The actions continue in a new section beginning in verse 10.  Here the psalmist reflects on the futility of the schemes of the powerful nations of the world, noting that neither wise counsel nor military power can ultimately bring stability.  We, of course, know that too, and have received a clear reminder in recent weeks as the Middle Eastern dictatorships have collapsed to be replaced with God-knows-what.  But then again, people of faith never forget this point.  The lessons of history — besides the one that there are no lessons! — surely signal to us the ultimate futility and even folly of human pursuits of power.  The psalmist takes this basic insight a step further by celebrating Yhwh as the God of history, the great maker and unmaker of human rulers.  God here becomes the one working for justice, using whatever human allies are at hand, but also holding them to account.

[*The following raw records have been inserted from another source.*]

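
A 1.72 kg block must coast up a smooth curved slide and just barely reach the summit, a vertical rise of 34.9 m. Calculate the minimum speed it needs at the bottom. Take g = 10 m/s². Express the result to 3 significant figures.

At the top it is momentarily at rest, so all KE converts to PE: ½mv² = mgh
v = √(2gh) = √(2 × 10 × 34.9) = 26.42 m/s

v = 26.4 m/s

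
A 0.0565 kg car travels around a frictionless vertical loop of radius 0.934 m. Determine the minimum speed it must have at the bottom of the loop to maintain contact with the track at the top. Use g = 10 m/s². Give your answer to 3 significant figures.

v = 6.83 m/s

At the top: mg = mv_top²/r ⇒ v_top² = gr = 9.340 m²/s²
Energy from bottom to top (height 2r): ½mv_bot² = ½mv_top² + mg(2r)
v_bot² = gr + 4gr = 5gr = 46.70
v_bot = √(5gr) = 6.834 m/s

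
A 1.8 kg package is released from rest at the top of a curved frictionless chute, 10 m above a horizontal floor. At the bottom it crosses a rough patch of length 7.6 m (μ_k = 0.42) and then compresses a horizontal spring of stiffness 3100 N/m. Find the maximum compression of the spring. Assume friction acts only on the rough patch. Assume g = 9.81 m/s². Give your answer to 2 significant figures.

x = 0.28 m

Initial energy: E₁ = mgh = (1.8)(9.81)(10) = 176.58 J
Friction removes W_f = μ_k mg d = (0.42)(1.8)(9.81)(7.6) = 56.36 J
Energy reaching the spring: E = 176.58 − 56.36 = 120.22 J
At max compression ½kx² = E ⇒ x = √(2E/k) = √(2 × 120.22/3100) = 0.2785 m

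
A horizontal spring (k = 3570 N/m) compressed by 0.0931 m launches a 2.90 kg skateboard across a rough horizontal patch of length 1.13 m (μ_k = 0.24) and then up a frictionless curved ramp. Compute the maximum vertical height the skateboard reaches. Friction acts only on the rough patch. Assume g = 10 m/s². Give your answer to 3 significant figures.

Spring energy: E₀ = ½kx² = ½(3570)(0.0931)² = 15.472 J
Friction: W_f = μ_k mg d = (0.24)(2.90)(10)(1.13) = 7.865 J
Energy at base of ramp: E = 15.472 − 7.865 = 7.6069 J
At max height all remaining energy is PE: mgh = E ⇒ h = E/(mg) = 7.6069/(2.90 × 10) = 0.2623 m

h = 0.262 m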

The conclusion comes in verses 18-22.  God is praiseworthy because of the persistent care for men and women who honor (v. 18) God and await the effects of God’s steadfast love.  When humans engage in trusting praise (and, as the prophets would add, live out the implications of that praise in their moral choices and actions), then God cares for them by rescuing them from death and all its allies and manifestations.  The relationship is reciprocal (both sides have obligations) but asymmetrical (those obligations are not equivalent, since humans are not equivalent to God).  Reciprocity and relationship are the surest tokens of God’s praiseworthiness.

The psalm ends by naming the creative tension in which believers always live.  Singers of the psalm call out, “O Yhwh, may your steadfast love be upon us, just as we wait for you.”  The reality of salvation is always almost present, just beyond our fingertips, and we long to grasp it fully.  We can taste it and smell it, and we long to make it fully our own.  And out of this longing for what we already have in part comes the awe that makes us whole people before the One who created us and all things.